Marcus Morris had 16 points and 11 rebounds and Reed also scored 16 as the Jayhawks made it 16 in a row and 25 of 26 over Nebraska (13-4, 1-2).
In Allen Fieldhouse, the series stands 51-7 in favor of Kansas.
“You talk about the passion in this building—wow,” Nebraska coach Doc Sadler said. “It’s like coming to (Nebraska’s) Memorial Stadium for football.”
It was the last time Nebraska will visit Lawrence as a member of the Big 12 because the Huskers are moving to the Big Ten.
“I can tell you this, as long as I’m coaching here—I’ll be a spectator probably the next time there’s a game here,” Sadler said. “I don’t like it that much.”
Marcus Morris’ two foul shots gave the Jayhawks a 62-58 lead. After Lance Jeter drove in for a layup, Reed was quickly fouled and made one of two.
Jeter then missed a 3-pointer for Nebraska, which outrebounded Kansas 44-31.
“We came in here to win,” Nebraska center Andre Almeida said. “We’re not happy with it. It was a good game and we were close but almost isn’t good enough.”
Jeter had 13 points for Nebraska and Almeida had 10.
The Huskers set the pace from the outset, forcing the Jayhawks into a slow-down game. Dictating the tempo, swarming after every rebound and loose ball, they took a 30-25 halftime lead after outrebounding Kansas in the first half an astonishing 24-12.
The Morris twins had only four points between them in the first half.
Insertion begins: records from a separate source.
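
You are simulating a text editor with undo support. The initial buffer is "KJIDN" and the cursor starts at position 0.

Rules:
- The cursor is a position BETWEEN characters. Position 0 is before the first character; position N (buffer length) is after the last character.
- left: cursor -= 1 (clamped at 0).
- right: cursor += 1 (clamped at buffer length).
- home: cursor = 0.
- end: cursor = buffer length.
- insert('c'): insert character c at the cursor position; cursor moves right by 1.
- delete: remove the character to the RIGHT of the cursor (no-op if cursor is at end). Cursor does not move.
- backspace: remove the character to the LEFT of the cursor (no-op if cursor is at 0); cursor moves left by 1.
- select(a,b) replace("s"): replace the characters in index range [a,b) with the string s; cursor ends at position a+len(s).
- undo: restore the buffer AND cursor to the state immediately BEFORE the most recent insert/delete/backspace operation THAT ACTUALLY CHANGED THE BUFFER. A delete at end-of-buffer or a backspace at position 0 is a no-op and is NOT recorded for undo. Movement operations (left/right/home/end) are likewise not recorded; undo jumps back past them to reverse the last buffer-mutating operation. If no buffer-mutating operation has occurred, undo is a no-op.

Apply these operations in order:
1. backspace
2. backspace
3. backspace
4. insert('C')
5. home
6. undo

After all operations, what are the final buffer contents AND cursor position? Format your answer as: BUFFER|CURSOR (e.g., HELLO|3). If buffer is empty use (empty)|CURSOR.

Answer: KJIDN|0

Derivation:
After op 1 (backspace): buf='KJIDN' cursor=0
After op 2 (backspace): buf='KJIDN' cursor=0
After op 3 (backspace): buf='KJIDN' cursor=0
After op 4 (insert('C')): buf='CKJIDN' cursor=1
After op 5 (home): buf='CKJIDN' cursor=0
After op 6 (undo): buf='KJIDN' cursor=0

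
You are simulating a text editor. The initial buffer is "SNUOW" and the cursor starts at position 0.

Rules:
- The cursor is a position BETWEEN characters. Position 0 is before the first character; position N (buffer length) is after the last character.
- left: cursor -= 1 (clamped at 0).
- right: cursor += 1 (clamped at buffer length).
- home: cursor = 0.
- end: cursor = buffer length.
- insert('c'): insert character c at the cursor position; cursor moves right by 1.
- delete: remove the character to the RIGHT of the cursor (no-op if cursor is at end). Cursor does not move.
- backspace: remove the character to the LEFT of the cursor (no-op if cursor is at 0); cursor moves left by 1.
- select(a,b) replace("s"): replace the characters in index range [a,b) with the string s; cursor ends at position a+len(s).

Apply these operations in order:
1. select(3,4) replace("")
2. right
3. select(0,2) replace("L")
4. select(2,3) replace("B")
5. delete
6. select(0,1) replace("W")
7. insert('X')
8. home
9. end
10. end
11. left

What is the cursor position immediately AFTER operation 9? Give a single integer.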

Markieff wound up with seven points and seven rebounds.
“We obviously didn’t play a lick the first 25 minutes,” Self said. “But their defense was so good. We panicked. Didn’t get really good perimeter play and then started the second half as bad as you could start it.”
The Huskers quickly went ahead 35-25 after intermission on Toney McCray’s 3-pointer and Jeter’s two free throws.
Reed and McCray swapped 3-pointers and then Kansas caught up with a 15-4 run that included back-to-back 3-pointers by Tyshawn Taylor and Reed.
In a flurry of rapid ball movement, Kansas twice kept the ball from going out of bounds before Markieff Morris whipped the ball to Reed and he canned a long 3-pointer, cutting the deficit to 42-41 and triggering a thunderous roar from a sellout crowd that had not seen the Jayhawks lose in Allen Fieldhouse since Feb. 3, 2007.
At the 11:41 mark, Markieff Morris took a short pass from Mario Little and dropped in a bucket, putting Kansas on top 43-42.
Jeter’s three-point play tied it 48-all, then Jorge Brian Diaz scored to tie it at 50.
Eshaunte Jones’ first bucket of the day turned into a four-point play when he was fouled on the shot by Marcus Morris. That cut the lead to 58-56 before Marcus soared in and tipped the ball through the bucket for Kansas.
“We played really well the last 15 minutes against a good team that guards,” Self said. “So I’m happy we won. We didn’t play extremely well. Give Nebraska the credit for being the main reason why.”